Virtually unheard of in wealthier nations, obstetric fistula (Latin for hole) is an affliction of the very poor, and is predominantly caused by neglected, obstructed labour.  If the obstruction is unrelieved, the baby usually dies, the prolonged impaction of its head against the mother’s internal tissue resulting in a fistula.  The loss of the baby, the persistent incontinence and rank odor that follows, along with many other possible complications such as infertility and chronic infection, may all conspire to isolate the woman from family, society, and employment.  Though a simple surgical repair can mend most cases of obstetric fistula, most women go untreated, afraid to admit to the condition or too poor to afford the repair.

Obstetric fistula is particularly prevalent in Sub-Saharan Africa, and Uganda has been reported to have the third-highest rate of fistula in the world. 

We arrived on a hired mini-bus at Namungalwe Health Center at noon to pick up the women with fistula, and the women who have volunteered to be their care-takers while at Kamuli Mission Hospital.  It can take up to two weeks to be seen by the British doctors who are operating at this ‘fistula repair camp,’ and so these care-takers are friends indeed, to give so much of their time.  They will cook for the women undergoing the operation, clean and nurse them if necessary, and generally support them through the operation.  In Ugandan hospitals, where nurses are scarce, all patients must arrive with a care-taker if they intend to stay for any length of time.

Julius Ntalo, a tall, thin Ugandan graduate student who has volunteered with UVP for years now, working particularly around obstetric fistula, has organized the women who are attending this year’s camp.  He had arrived at 10am and stands waiting for us as we drive up, women and colorful bundles of food and supplies all around him.  One woman with fistula was not able to bring a care-taker, he informs us, but another care-taker volunteered to take charge of this woman as well as her own friend, so all is well.

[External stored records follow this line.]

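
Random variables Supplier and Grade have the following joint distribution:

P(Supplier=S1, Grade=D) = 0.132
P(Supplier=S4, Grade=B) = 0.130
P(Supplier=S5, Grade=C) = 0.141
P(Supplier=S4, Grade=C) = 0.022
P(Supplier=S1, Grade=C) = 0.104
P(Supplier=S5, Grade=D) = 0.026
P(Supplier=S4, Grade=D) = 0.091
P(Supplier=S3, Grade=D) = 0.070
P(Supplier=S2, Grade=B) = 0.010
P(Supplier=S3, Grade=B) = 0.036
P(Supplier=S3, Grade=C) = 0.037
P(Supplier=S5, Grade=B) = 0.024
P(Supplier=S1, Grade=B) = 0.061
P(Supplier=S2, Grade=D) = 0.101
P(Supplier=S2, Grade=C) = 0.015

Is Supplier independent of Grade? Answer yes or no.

no

P(Supplier=S5) = 0.191 and P(Grade=C) = 0.319, so their product is 0.06093, but P(Supplier=S5, Grade=C) = 0.141. Since these differ, Supplier and Grade are not independent.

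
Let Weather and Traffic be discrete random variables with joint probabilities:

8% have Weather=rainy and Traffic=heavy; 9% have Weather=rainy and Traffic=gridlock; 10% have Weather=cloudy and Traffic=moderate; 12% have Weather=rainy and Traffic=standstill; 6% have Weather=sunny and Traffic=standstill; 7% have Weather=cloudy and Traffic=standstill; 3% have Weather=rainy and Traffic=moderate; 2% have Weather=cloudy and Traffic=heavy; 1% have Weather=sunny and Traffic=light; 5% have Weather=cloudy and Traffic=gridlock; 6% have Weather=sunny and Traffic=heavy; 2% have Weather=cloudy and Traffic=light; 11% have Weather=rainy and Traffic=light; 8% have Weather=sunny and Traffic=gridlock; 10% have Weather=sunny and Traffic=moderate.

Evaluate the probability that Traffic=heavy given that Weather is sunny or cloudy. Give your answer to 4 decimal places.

0.1404

P(Weather=sunny) = 0.01 + 0.10 + 0.06 + 0.08 + 0.06 = 0.31.
P(Weather=cloudy) = 0.02 + 0.10 + 0.02 + 0.05 + 0.07 = 0.26.
P(Weather ∈ {sunny, cloudy}) = 0.31 + 0.26 = 0.57; P(Traffic=heavy, Weather ∈ {sunny, cloudy}) = 0.06 + 0.02 = 0.08.
P(Traffic=heavy | Weather ∈ {sunny, cloudy}) = 0.08/0.57 = 0.1404.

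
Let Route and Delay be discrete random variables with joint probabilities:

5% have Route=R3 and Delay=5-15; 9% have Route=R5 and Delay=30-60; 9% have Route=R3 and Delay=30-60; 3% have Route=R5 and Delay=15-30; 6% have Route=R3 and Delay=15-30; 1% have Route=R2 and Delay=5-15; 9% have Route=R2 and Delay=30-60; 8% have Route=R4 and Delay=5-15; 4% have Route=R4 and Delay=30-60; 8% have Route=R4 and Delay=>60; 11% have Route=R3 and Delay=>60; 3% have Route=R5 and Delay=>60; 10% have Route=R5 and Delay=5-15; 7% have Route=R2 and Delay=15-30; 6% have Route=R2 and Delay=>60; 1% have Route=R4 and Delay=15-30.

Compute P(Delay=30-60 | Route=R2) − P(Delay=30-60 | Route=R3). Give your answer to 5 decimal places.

P(Route=R2) = 0.01 + 0.07 + 0.09 + 0.06 = 0.23; P(Delay=30-60 | Route=R2) = 0.09/0.23 = 0.391304.
P(Route=R3) = 0.05 + 0.06 + 0.09 + 0.11 = 0.31; P(Delay=30-60 | Route=R3) = 0.09/0.31 = 0.290323.
Difference = 0.10098.

0.10098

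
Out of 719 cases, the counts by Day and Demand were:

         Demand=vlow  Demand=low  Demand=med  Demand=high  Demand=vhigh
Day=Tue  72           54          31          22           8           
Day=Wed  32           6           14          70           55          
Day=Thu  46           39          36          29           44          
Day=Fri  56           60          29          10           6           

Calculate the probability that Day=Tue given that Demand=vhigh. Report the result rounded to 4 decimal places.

0.0708

Total with Demand=vhigh: 8 + 55 + 44 + 6 = 113.
P(Day=Tue | Demand=vhigh) = 8/113 = 0.0708.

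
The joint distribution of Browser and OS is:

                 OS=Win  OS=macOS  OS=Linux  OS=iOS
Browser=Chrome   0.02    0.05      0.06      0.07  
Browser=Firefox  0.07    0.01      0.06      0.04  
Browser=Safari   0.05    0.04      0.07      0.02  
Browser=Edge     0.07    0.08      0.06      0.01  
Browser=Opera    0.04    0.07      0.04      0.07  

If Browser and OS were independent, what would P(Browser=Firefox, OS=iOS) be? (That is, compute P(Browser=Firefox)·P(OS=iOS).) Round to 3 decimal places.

0.038

P(Browser=Firefox) = 0.07 + 0.01 + 0.06 + 0.04 = 0.18.
P(OS=iOS) = 0.07 + 0.04 + 0.02 + 0.01 + 0.07 = 0.21.
Product: 0.18 × 0.21 = 0.038.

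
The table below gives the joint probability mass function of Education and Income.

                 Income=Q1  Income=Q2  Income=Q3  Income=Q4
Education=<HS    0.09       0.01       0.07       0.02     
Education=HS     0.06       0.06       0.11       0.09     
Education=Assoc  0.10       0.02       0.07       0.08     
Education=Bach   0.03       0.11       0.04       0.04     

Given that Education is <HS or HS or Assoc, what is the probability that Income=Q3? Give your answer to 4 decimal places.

0.3205

P(Education=<HS) = 0.09 + 0.01 + 0.07 + 0.02 = 0.19.
P(Education=HS) = 0.06 + 0.06 + 0.11 + 0.09 = 0.32.
P(Education=Assoc) = 0.10 + 0.02 + 0.07 + 0.08 = 0.27.
P(Education ∈ {<HS, HS, Assoc}) = 0.19 + 0.32 + 0.27 = 0.78; P(Income=Q3, Education ∈ {<HS, HS, Assoc}) = 0.07 + 0.11 + 0.07 = 0.25.
P(Income=Q3 | Education ∈ {<HS, HS, Assoc}) = 0.25/0.78 = 0.3205.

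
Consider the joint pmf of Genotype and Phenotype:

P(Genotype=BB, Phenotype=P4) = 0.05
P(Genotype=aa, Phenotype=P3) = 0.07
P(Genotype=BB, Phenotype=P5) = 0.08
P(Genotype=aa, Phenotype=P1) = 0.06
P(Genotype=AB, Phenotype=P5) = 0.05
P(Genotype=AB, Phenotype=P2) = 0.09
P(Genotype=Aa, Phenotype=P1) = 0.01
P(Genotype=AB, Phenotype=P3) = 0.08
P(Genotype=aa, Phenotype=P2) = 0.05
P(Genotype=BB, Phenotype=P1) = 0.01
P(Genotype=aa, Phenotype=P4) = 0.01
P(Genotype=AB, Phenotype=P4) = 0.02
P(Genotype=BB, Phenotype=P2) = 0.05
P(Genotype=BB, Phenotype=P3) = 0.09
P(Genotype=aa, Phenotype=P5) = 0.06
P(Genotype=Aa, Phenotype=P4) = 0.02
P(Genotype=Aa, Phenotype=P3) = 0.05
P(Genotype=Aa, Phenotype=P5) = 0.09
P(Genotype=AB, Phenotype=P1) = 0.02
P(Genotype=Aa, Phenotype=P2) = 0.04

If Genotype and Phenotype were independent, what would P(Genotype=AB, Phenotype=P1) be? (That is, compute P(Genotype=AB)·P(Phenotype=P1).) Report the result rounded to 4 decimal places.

0.0260

P(Genotype=AB) = 0.02 + 0.09 + 0.08 + 0.02 + 0.05 = 0.26.
P(Phenotype=P1) = 0.01 + 0.06 + 0.02 + 0.01 = 0.10.
Product: 0.26 × 0.10 = 0.0260.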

We walk out to greet the women, and to greet the Namungalwe Health Center In-Charge (the man who oversees the Health Center), and the Namungalwe Senior Nurse, who is coming with us to drop off the women.  After a few minutes we parade back into the mini-bus – women, supplies and all – and begin to drive down the long, red, dirt road that leads to Kamuli.  The women are quiet in the bus, barely chatting amongst themselves.  A few are from the same village, Bulumwaki, one of UVP’s Healthy Villages.  Julius himself stayed in Bulumwaki with one of our five Healthy Village volunteer teams this summer, and conducted sensitizations about obstetric fistula while there.  In the days prior to this camp Julius also appeared on two local radio stations, talking about obstetric fistula and letting women listeners know that UVP would transport them from Namungalwe Health Center, as well as provide them with a small sum of money for the two weeks, if they wished to undergo the operation for repair.

When we arrive at Kamuli Mission Hospital we first meet with a head administrative official and then a nurse shows us the room for our women – the British doctors had reserved particular spots for women transported by UVP, as we have brought so many women in years past.  The room is mostly empty, but clean, with mattresses provided and an area to cook and fetch water nearby.  For a hospital in Uganda, it’s nicely outfitted.  We hang back as the women inspect the room, obviously satisfied, and then check to make sure they need nothing, are comfortable, have our phone numbers, and will contact us if anything goes awry.  Eventually the four of us – Mariam, Julius, Kevin the Head Nurse from Namungalwe, and myself – leave to begin our journey back to Iganga.  We plan to return next Sunday, to meet the British doctors who are not currently present at the camp.

An Update

On Thursday, we were contacted by Kamuli Mission Hospital, and told that each of the five women we brought had undergone surgery already, and are repaired!  It will be exciting to return on Sunday to visit the women at Kamuli – only one week later, and yet their lives so dramatically changed for the better!